No varejo, a bootcut também favorece estratégias de venda cruzada, já que combina facilmente com botas, scarpins, sandálias de salto, tênis e blazers, ampliando as possibilidades de composição e elevando o tíquete médio.
O consumidor procura peças com maior permanência
A ascensão da bootcut também acompanha uma transformação no comportamento de consumo.
Após anos marcados por tendências extremamente rápidas, cresce o interesse por produtos capazes de permanecer no guarda-roupa por várias temporadas.
Nesse contexto, a bootcut oferece um diferencial competitivo importante: reúne o apelo nostálgico do Y2K, a elegância de uma silhueta equilibrada e a versatilidade de um clássico que atravessa gerações.
Além de ser uma tendência, ela representa uma mudança de percepção sobre o próprio denim.

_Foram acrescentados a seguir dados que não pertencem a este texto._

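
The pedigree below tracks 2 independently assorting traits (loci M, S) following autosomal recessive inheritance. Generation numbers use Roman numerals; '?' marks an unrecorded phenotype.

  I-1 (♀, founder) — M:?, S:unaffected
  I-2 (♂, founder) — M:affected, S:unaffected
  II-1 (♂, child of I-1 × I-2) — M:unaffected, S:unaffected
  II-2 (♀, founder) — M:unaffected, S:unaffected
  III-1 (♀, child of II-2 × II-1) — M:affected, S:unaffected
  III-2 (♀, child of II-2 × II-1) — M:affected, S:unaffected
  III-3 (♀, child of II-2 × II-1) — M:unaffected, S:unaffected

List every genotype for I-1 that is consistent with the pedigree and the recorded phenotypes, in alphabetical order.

I-1 ∈ {MM SS, MM Ss, Mm SS, Mm Ss}

M/I-1 ? ·: MM|Mm
M/I-2 aff ·: mm
M/II-1 un I-1×I-2: Mm
M/II-2 un ·: Mm
M/III-1 aff II-2×II-1: mm
M/III-2 aff II-2×II-1: mm
M/III-3 un II-2×II-1: MM|Mm
⇒ M over [I-1,I-2,II-1,II-2,III-1,III-2,III-3]: 4 consistent
S/I-1 un ·: SS|Ss
S/I-2 un ·: SS|Ss
S/II-1 un I-1×I-2: SS|Ss
S/II-2 un ·: SS|Ss
S/III-1 un II-2×II-1: SS|Ss
S/III-2 un II-2×II-1: SS|Ss
S/III-3 un II-2×II-1: SS|Ss
⇒ S over [I-1,I-2,II-1,II-2,III-1,III-2,III-3]: 84 consistent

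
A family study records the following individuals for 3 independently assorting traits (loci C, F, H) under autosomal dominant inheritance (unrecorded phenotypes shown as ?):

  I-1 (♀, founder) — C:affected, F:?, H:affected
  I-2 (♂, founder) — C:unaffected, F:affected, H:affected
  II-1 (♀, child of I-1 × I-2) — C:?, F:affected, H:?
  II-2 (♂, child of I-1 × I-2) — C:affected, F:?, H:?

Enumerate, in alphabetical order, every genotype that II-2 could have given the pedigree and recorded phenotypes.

C/I-1 aff ·: Cc|CC
C/I-2 un ·: cc
C/II-1 ? I-1×I-2: cc|Cc
C/II-2 aff I-1×I-2: Cc
⇒ C over [I-1,I-2,II-1,II-2]: 3 consistent
F/I-1 ? ·: ff|Ff|FF
F/I-2 aff ·: Ff|FF
F/II-1 aff I-1×I-2: Ff|FF
F/II-2 ? I-1×I-2: ff|Ff|FF
⇒ F over [I-1,I-2,II-1,II-2]: 18 consistent
H/I-1 aff ·: Hh|HH
H/I-2 aff ·: Hh|HH
H/II-1 ? I-1×I-2: hh|Hh|HH
H/II-2 ? I-1×I-2: hh|Hh|HH
⇒ H over [I-1,I-2,II-1,II-2]: 18 consistent

II-2 ∈ {Cc FF HH, Cc FF Hh, Cc FF hh, Cc Ff HH, Cc Ff Hh, Cc Ff hh, Cc ff HH, Cc ff Hh, Cc ff hh}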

Em vez de apostar exclusivamente em modismos, a indústria volta a valorizar modelagens com potencial de permanência, capazes de gerar maior giro comercial e reduzir o ciclo acelerado de substituição de produtos.
O que esperar das próximas coleções
Tudo indica que a bootcut não substituirá as wide legs, mas passará a dividir espaço com elas. A estratégia das marcas será ampliar o portfólio de modelagens, oferecendo ao consumidor diferentes propostas de caimento para atender perfis, ocasiões e estilos distintos.
Para a indústria brasileira, o momento representa uma oportunidade estratégica. Empresas que anteciparem esse movimento — investindo em desenvolvimento de produto, modelagem, tecidos e acabamentos alinhados à nova demanda — poderão capturar um consumidor que busca novidade sem abrir mão da atemporalidade.
Assim como aconteceu com a reta, a flare e, mais recentemente, com a wide leg, a bootcut demonstra que o denim continua se reinventando sem perder sua essência. Afinal, no universo do jeans, os grandes clássicos nunca desaparecem. Eles apenas aguardam o momento certo para voltar ao centro das atenções.